The high cost and impurity tolerance of Pt-group metal electrocatalysts used for HER and OER are significant challenges to overcome in order to achieve wide-spread electrolyzer use. Discovery of active, inexpensive, and impurity tolerant electrocatalysts should be guided by activity trends derived from density functional theory (DFT) calculations and experimental studies on well-characterized thin films. These trends then need to be extended to industrially relevant high surface area catalysts in order to bridge the materials gap.
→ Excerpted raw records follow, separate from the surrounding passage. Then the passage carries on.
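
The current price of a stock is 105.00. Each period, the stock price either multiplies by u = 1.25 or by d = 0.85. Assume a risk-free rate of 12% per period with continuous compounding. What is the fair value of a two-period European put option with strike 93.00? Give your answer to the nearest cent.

1.26

Risk-neutral probability p = (e^0.12 − 0.85)/(1.25 − 0.85) = 0.2775/0.4000 = 0.6937
Terminal stock prices: S_uu = 164.1, S_ud = 111.6, S_dd = 75.86
Terminal payoffs (K − S): max(-71.06, 0) = 0, max(-18.56, 0) = 0, max(17.14, 0) = 17.14
Node u (S = 131.2): V_u = e^(−0.12)·[0.6937·0.0000 + 0.3063·0.0000] = 0.0000
Node d (S = 89.25): V_d = e^(−0.12)·[0.6937·0.0000 + 0.3063·17.1375] = 4.6550
Node 0 (S = 105): V_0 = e^(−0.12)·[0.6937·0.0000 + 0.3063·4.6550] = 1.2644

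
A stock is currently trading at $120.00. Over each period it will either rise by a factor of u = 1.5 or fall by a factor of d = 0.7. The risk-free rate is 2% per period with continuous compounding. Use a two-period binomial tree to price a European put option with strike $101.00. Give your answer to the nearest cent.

$14.58

Risk-neutral probability p = (e^0.02 − 0.7)/(1.5 − 0.7) = 0.3202/0.8000 = 0.4003
Terminal stock prices: S_uu = 270, S_ud = 126, S_dd = 58.8
Terminal payoffs (K − S): max(-169, 0) = 0, max(-25, 0) = 0, max(42.2, 0) = 42.2
Node u (S = 180): V_u = e^(−0.02)·[0.4003·0.0000 + 0.5997·0.0000] = 0.0000
Node d (S = 84): V_d = e^(−0.02)·[0.4003·0.0000 + 0.5997·42.2000] = 24.8082
Node 0 (S = 120): V_0 = e^(−0.02)·[0.4003·0.0000 + 0.5997·24.8082] = 14.5841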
In this talk we will use three examples to illustrate our efforts in reducing or replacing Pt-group metals for HER and OER. The first example is the utilization of monolayer (ML) Pt-group metals over transition metal carbide (TMC) substrates for HER in acid electrolyte. Metal-modified TMCs are promising inexpensive replacements for Pt-group metals because they have shown the ability to tune hydrogen binding energy, which is a descriptor for predicting the HER activity in acid. We will also use ML Pt-NbC thin films to compare the HER activity in acid and alkaline electrolytes, and to illustrate the impurity tolerance of Pt-NbC in the presence of tap water ions. The second example utilizes non-precious bimetallic catalysts for HER in alkaline electrolyte. The value of hydrogen binding energy appears to be a useful descriptor for predicting monometallic and bimetallic catalysts for HER in alkaline electrolyte. The last example shows the feasibility of coating monolayer coverages of IrO₂ on transition metal nitrides for OER in acid electrolyte. All three examples demonstrate the importance of correlating theoretical calculations with experimental measurements for identifying alternative electrocatalysts for water electrolysis.